As part of the 2013 NZ International Comedy Festival

ARJ BARKER – GO TIME
WELLINGTON
Date: 8 May 8PM
Venue: The Opera House, 111-113 Manners Street, CBD 

AUCKLAND
Date: Thu 9 – Sat 11 May, 8PM
Venue: SKYCITY Theatre, Level 3, Cnr Wellesley St West & Hobson St, CBD

Tickets: $34.50 – $36.50 (booking fees may apply)
Bookings:0800 TICKETEK (842 538) www.ticketek.co.nz  

For the sweetest deals and hottest comedy news throughout the Festival head to www.comedyfestival.co.nz 




Effortless and easy

Review by Caoilinn Hughes 09th May 2013

Most of the audience at the jam-packed Opera House would know American comedian Arj Barker from his role in Flight of the Concords, as Dave: the pawnshop owner who trades mostly in bumper sticker cultural assertions, lady-snaring equipment, and self-written manuals on how to grow sausages in your own organic garden.© Dave is kooky, unique and unflinching.

But we don’t get Dave in Arj Barker’s world-touring show, Go Time, and judging by the feedback, the majority of audience members are happy about that.

Barker is an affable American funnyman, inclined towards hippy-go-lucky philosophy. The philosophy encapsulated in Go Time – and I do love a good moral-of-the- comedy – prioritizes the heart over the head.

Jobs are there to be completed, not created. Tomorrow is a concept that you don’t have to get onboard with. Don’t wait until tomorrow, ask me tonight; I might be game. Have that beer before you go on-stage, because the sun will explode all over the face of the earth sooner or later.

Carpe diem. Follow your heart to the arcade and have yourself a maudlin sandwich. Unapologetic schmaltz. So far, a far cry from Dave. 

Aside from his sensibility, the style and subject matter of Barker’s sketches is much safer than Dave’s. He doesn’t want to get involved with the Aussie-Kiwi rivalry. He has no comment. He supports UNICEF and he wouldn’t joke about that kind of diarrhoea.

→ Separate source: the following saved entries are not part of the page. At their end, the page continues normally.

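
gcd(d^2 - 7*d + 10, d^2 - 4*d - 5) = d - 5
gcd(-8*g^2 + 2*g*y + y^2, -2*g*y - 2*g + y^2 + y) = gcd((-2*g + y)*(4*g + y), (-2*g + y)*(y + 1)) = -2*g + y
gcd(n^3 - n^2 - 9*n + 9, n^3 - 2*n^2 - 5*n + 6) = n^2 - 4*n + 3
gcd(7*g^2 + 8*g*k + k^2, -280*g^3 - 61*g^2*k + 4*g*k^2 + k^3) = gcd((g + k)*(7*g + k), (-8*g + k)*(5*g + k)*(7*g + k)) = 7*g + k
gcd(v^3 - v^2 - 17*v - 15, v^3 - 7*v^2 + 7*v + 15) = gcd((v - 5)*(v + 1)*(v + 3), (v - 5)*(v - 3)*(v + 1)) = v^2 - 4*v - 5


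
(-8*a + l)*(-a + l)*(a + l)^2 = 8*a^4 + 7*a^3*l - 9*a^2*l^2 - 7*a*l^3 + l^4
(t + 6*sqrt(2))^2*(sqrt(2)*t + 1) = sqrt(2)*t^3 + 25*t^2 + 84*sqrt(2)*t + 72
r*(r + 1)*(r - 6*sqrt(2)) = r^3 - 6*sqrt(2)*r^2 + r^2 - 6*sqrt(2)*r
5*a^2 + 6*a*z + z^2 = (a + z)*(5*a + z)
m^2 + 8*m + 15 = (m + 3)*(m + 5)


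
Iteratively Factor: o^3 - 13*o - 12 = (o - 4)*(o^2 + 4*o + 3) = (o - 4)*(o + 3)*(o + 1)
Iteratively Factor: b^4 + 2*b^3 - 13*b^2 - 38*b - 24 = (b + 1)*(b^3 + b^2 - 14*b - 24) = (b + 1)*(b + 3)*(b^2 - 2*b - 8) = (b - 4)*(b + 1)*(b + 3)*(b + 2)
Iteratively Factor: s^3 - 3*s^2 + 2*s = (s - 1)*(s^2 - 2*s) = s*(s - 1)*(s - 2)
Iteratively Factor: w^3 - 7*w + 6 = (w + 3)*(w^2 - 3*w + 2) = (w - 2)*(w + 3)*(w - 1)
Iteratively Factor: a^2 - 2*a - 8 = (a + 2)*(a - 4)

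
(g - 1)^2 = g^2 - 2*g + 1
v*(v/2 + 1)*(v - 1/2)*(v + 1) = v^4/2 + 5*v^3/4 + v^2/4 - v/2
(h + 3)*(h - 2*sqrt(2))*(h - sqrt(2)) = h^3 - 3*sqrt(2)*h^2 + 3*h^2 - 9*sqrt(2)*h + 4*h + 12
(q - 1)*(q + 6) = q^2 + 5*q - 6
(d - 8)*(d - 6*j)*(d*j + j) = d^3*j - 6*d^2*j^2 - 7*d^2*j + 42*d*j^2 - 8*d*j + 48*j^2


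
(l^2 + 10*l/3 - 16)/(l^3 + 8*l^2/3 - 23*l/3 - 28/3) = (3*l^2 + 10*l - 48)/(3*l^3 + 8*l^2 - 23*l - 28)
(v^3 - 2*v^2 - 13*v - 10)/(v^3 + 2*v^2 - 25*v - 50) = (v + 1)/(v + 5)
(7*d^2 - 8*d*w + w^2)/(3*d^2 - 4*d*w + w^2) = (-7*d + w)/(-3*d + w)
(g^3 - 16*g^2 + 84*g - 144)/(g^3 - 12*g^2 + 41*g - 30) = (g^2 - 10*g + 24)/(g^2 - 6*g + 5)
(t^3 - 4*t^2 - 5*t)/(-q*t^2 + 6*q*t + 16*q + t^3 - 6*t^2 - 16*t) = t*(-t^2 + 4*t + 5)/(q*t^2 - 6*q*t - 16*q - t^3 + 6*t^2 + 16*t)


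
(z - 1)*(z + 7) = z^2 + 6*z - 7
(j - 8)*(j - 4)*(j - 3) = j^3 - 15*j^2 + 68*j - 96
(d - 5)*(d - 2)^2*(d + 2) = d^4 - 7*d^3 + 6*d^2 + 28*d - 40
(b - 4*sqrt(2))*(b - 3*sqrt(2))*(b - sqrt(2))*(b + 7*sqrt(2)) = b^4 - sqrt(2)*b^3 - 74*b^2 + 242*sqrt(2)*b - 336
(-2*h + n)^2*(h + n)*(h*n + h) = 4*h^4*n + 4*h^4 - 3*h^2*n^3 - 3*h^2*n^2 + h*n^4 + h*n^3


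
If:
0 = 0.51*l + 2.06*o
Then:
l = -4.03921568627451*o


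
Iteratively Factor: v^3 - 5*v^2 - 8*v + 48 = (v - 4)*(v^2 - v - 12) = (v - 4)*(v + 3)*(v - 4)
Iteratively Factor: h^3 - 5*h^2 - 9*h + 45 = (h + 3)*(h^2 - 8*h + 15) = (h - 5)*(h + 3)*(h - 3)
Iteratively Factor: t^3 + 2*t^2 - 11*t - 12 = (t + 1)*(t^2 + t - 12) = (t - 3)*(t + 1)*(t + 4)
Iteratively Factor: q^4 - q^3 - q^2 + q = (q - 1)*(q^3 - q) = q*(q - 1)*(q^2 - 1) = q*(q - 1)*(q + 1)*(q - 1)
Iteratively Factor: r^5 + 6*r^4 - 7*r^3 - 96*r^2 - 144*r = (r + 3)*(r^4 + 3*r^3 - 16*r^2 - 48*r) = (r - 4)*(r + 3)*(r^3 + 7*r^2 + 12*r) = r*(r - 4)*(r + 3)*(r^2 + 7*r + 12) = r*(r - 4)*(r + 3)*(r + 4)*(r + 3)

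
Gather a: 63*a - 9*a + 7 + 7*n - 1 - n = 54*a + 6*n + 6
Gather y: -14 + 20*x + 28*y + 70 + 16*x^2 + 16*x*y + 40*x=16*x^2 + 60*x + y*(16*x + 28) + 56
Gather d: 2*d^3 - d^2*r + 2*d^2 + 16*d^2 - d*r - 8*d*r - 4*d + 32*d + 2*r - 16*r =2*d^3 + d^2*(18 - r) + d*(28 - 9*r) - 14*r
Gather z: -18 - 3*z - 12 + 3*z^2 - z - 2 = 3*z^2 - 4*z - 32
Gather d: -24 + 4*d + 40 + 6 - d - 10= 3*d + 12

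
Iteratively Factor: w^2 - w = (w - 1)*(w)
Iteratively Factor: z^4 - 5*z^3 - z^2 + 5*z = (z - 5)*(z^3 - z) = z*(z - 5)*(z^2 - 1) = z*(z - 5)*(z - 1)*(z + 1)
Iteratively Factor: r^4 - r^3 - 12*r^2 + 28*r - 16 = (r + 4)*(r^3 - 5*r^2 + 8*r - 4) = (r - 2)*(r + 4)*(r^2 - 3*r + 2) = (r - 2)*(r - 1)*(r + 4)*(r - 2)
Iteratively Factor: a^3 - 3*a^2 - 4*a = (a)*(a^2 - 3*a - 4) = a*(a + 1)*(a - 4)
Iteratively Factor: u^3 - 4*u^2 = (u - 4)*(u^2) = u*(u - 4)*(u)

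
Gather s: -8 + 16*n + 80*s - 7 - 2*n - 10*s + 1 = 14*n + 70*s - 14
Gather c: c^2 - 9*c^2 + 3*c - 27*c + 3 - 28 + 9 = -8*c^2 - 24*c - 16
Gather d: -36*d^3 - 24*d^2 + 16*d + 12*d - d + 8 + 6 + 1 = -36*d^3 - 24*d^2 + 27*d + 15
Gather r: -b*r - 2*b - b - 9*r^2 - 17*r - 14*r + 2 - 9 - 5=-3*b - 9*r^2 + r*(-b - 31) - 12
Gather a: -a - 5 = -a - 5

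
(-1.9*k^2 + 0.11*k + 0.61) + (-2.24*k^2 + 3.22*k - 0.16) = -4.14*k^2 + 3.33*k + 0.45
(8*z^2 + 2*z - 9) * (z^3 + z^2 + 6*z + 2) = 8*z^5 + 10*z^4 + 41*z^3 + 19*z^2 - 50*z - 18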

Truth be told, he covers his back too much, as if a political correctness bee stung him in the past and now he needs to circle around the hive and point at it. He makes very few people uncomfortable (this makes him perfect for corporate outings and families), aside from his closing diarrhoea joke. Sigh. This is out of place, as there isn’t another moment of cringe comedy in the show, and it doesn’t tie into the Go Time… unless he means ‘need to go time’?

There is a lot of meta-comedy in the show that goes down really well with the audience. I think that self-referentiality is well-suited to a New Zealand audience, as the Kiwi sense of humour loves to draw attention to awkwardness, awkwardly. So the idea of jokes failing, or a comedian realizing he hasn’t done enough research halfway through a joke is lapped up.

His explanation of the structure of his jokes is popular too. He uses one particular joke structure throughout the show, copyrighting it as he goes… which would be more successful if it was used more frequently and understatedly. 

In general, Barker is very confident and charismatic on-stage. He gives bucket-loads of energy (without ever mentioning the bucket fountain, yay!) and his audience is amused throughout. Because his delivery is so good, the limitations really come down to his writing. If he sharpened and pushed the writing here and there, it would really take his comedy up a notch.

As it stands, his funny-guy-next-door performance seems effortless and easy, which is both a strength and a weakness.